Parabéns, Anitta. Apesar desses comentários maldosos, tenho certeza que você incentivou outras pessoas a aprenderem. Por mais lives desse tipo, onde um artista usa sua fama e notoriedade para ensinar.
***
Créditos da foto: Photo by Camylla Battani on Unsplash
Gostaria também de agradecer ao Caio Gomes, O Físico Turista, por compartilhar o texto do Feynman com suas observações sobre os alunos brasileiros que menciono no post.

Desta vez, desculpe-me.
Você cometeu, como muitos, o erro da utilização do termo fascista.

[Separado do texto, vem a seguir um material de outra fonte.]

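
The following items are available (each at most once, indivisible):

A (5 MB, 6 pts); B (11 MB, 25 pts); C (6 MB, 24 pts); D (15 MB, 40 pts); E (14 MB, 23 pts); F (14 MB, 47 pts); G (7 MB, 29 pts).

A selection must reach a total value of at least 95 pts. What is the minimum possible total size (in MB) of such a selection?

27

Subsets with value ≥ 95, sorted by total size:
- C+F+G: size 27, value 100
- B+C+F: size 31, value 96
- A+C+F+G: size 32, value 106
- B+F+G: size 32, value 101
Minimum size: 27 MB.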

O fascismo é um regime onde o estado é tudo. No Brasil atual, desde o milênio passado, não temos o estado como tudo e nada fora do estado.
Mas não se preocupe, é um erro comum. E nessa época de polarização temos a visão de que ou você é comunista ou é fascista, não existindo meios termos.
E como dizia um professor: “as perguntas são grátis. E se não tiverem eu tenho várias que estarão na prova.”
Nemo
o chaaaaato
Entendo que o termo tem endereço certo na História (local e período). E não quero fomentar essa polarização, ainda mais porque muita gente sequer compreende a origem desse termo. A questão é: como você sugeriria que eu escrevesse isso? Naturalmente você compreendeu o que quero dizer com mentalidade fascista. Mentalidade conservadora? Acho que se eu dissesse isso estaria criando um problema e não estaria explicando nada. Vou pensar com carinho nesse trecho.